Polemik MBG Pakai Hampir Setengah Anggaran Pendidikan
Prabowo klaim program Makan Bergizi Gratis (MBG) tingkatkan prestasi siswa, tapi menuai kritik soal alokasi anggaran pendidikan dan efektivitasnya.
PRESIDEN Prabowo Subianto menyampaikan pidato mengenai RAPBN 2026 beserta nota keuangan dalam Sidang Tahunan MPR dan Sidang Bersama DPR-DPD di Kompleks Parlemen, Senayan, Jakarta, pada 15 Agustus 2025. Dalam kesempatan itu, Prabowo menegaskan bahwa sejumlah program andalannya, seperti Makan Bergizi Gratis (MBG), Koperasi Desa Merah Putih, sekolah rakyat, serta layanan cek kesehatan gratis, telah memberikan manfaat nyata bagi masyarakat.
Prabowo menyebutkan, program MBG telah dirasakan oleh 20 juta penerima manfaat, sementara layanan cek kesehatan gratis sudah menjangkau lebih dari 17 juta orang. Revitalisasi sekolah juga telah dilakukan di lebih dari 13.000 sekolah dan madrasah, serta sekolah rakyat yang telah berdiri sebanyak 100 unit.
Prabowo menegaskan, program MBG tidak hanya sekadar bantuan sosial, tetapi menjadi landasan untuk membangun generasi yang sehat, cerdas, dan produktif. Saat ini telah berdiri 5.800 Satuan Pemenuhan Pelayanan Gizi di 38 provinsi. Ia juga mengklaim, program tersebut berdampak pada peningkatan kesejahteraan petani serta menyerap sekitar 290 ribu tenaga kerja. “MBG turut menggerakkan perekonomian desa,” ujar Prabowo.
Ia juga sempat menyampaikan, pemerintah menyiapkan anggaran sebesar Rp 757,8 triliun untuk sektor pendidikan dalam APBN 2026. Besaran tersebut disebut sudah sesuai dengan aturan mandatory spending, yaitu minimal 20 persen dari total anggaran negara.
Presiden RI itu mengklaim alokasi dana pendidikan pada masa pemerintahannya menjadi yang terbesar dalam sejarah Indonesia.

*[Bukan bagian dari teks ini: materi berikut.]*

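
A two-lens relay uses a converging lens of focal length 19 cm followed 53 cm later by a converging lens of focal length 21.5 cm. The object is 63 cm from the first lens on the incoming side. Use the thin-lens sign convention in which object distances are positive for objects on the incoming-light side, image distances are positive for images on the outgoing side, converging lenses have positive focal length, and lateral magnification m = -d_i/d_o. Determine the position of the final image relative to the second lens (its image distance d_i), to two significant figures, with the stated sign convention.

Applying the thin-lens equation to the first lens, 1/19 = 1/63 + 1/d_i1, which gives d_i1 = 27.205 cm.
Object distance for lens 2: d_o2 = 53 - 27.205 = 25.795 cm.
Applying the thin-lens equation again with f_2 = 21.5 cm and d_o2 = 25.795 cm gives d_i2 = 129.114 cm.

130 cm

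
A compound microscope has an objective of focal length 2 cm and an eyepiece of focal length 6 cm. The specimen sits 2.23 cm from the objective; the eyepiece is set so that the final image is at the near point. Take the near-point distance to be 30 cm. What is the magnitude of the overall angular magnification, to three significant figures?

Objective: 1/d_i = 1/f_obj - 1/d_o = 1/2 - 1/2.23 = 0.05157 cm^-1, so d_i = 19.391 cm.
m_obj = -d_i/d_o = -19.391/2.23 = -8.696.
Eyepiece angular magnification (image at near point): M_eye = 1 + D/f_e = 1 + 30/6 = 6.000.
Overall M = m_obj x M_eye = (-8.696)(6.000) = -52.17.
|M| = 52.17.

52.2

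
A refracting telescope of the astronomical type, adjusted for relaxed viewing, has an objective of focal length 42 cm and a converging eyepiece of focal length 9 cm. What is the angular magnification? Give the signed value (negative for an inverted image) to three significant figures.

-4.67

M = -f_obj/f_eye = -42/(9) = -4.667.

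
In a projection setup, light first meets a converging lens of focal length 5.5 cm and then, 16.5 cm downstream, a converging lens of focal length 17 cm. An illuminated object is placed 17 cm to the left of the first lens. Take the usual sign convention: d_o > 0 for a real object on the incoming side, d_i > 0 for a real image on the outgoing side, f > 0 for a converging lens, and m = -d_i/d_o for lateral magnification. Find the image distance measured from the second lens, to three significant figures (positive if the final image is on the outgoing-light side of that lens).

-16.5 cm

Lens 1: 1/d_i1 = 1/f_1 - 1/d_o1 = 1/5.5 - 1/17 = 0.12299 cm^-1, so d_i1 = 8.130 cm.
That image sits 8.370 cm in front of the second lens, so d_o2 = 8.370 cm.
Lens 2: 1/d_i2 = 1/f_2 - 1/d_o2 = 1/17 - 1/(8.370) = -0.06066 cm^-1, so d_i2 = -16.486 cm.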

Menurut Prabowo, peningkatan anggaran ini diharapkan mampu mendorong terwujudnya sistem pendidikan yang lebih berkualitas.
Koordinator Nasional Jaringan Pemantau Pendidikan Indonesia (JPPI) Ubaid Matraji, menilai Presiden Prabowo lebih memilih mengalokasikan anggaran pendidikan untuk program Makan Bergizi Gratis (MBG) ketimbang menjalankan putusan Mahkamah Konstitusi (MK) soal sekolah tanpa pungutan biaya.
“Sebanyak 44,2 persen anggaran dialihkan untuk MBG, bukannya melaksanakan putusan sekolah gratis. Ini jelas menabrak konstitusi,” kata Ubaid dalam keterangan tertulis yang diterima Tempo, Ahad, 17 Agustus 2025.
Ubaid mengingatkan, kewajiban pemerintah tersebut telah ditegaskan MK melalui dua putusan, yakni perkara Nomor 3/PUU-XXII/2024 pada 27 Mei lalu, serta putusan Nomor 111/PUU-XXIII/2025 pada 15 Agustus 2025.
Menurut Ubaid, penyebutan berulang putusan itu seharusnya menjadi tanda kuat bagi pemerintah untuk segera merealisasikannya, bukan justru mengalihkan hampir setengah anggaran ke program yang tidak diamanatkan konstitusi. Ia menegaskan Pasal 31 UUD 1945 menyatakan setiap warga negara berhak memperoleh pendidikan, dan pemerintah wajib membiayai pendidikan dasar. “Konstitusi kita tidak pernah memerintahkan makan gratis,” ujarnya.
Dosen Ekonomi Universitas Jember Adhitya Wardhono, menilai program MBG untuk penanganan stunting merupakan langkah strategis, namun masih menyisakan tantangan besar pada tahap pelaksanaan.
“Alokasi MBG sebesar Rp 335 triliun untuk mengatasi stunting dan meningkatkan kualitas SDM Indonesia adalah langkah penting, tetapi tantangan utamanya terletak pada efektivitas implementasi di lapangan,” ujar Adhitya.
Ia menekankan, besarnya anggaran tersebut perlu dibarengi dengan pengawasan ketat agar distribusinya tepat sasaran, mutu makanan terjamin, serta benar-benar mendorong pemberdayaan UMKM dan penguatan ekonomi lokal.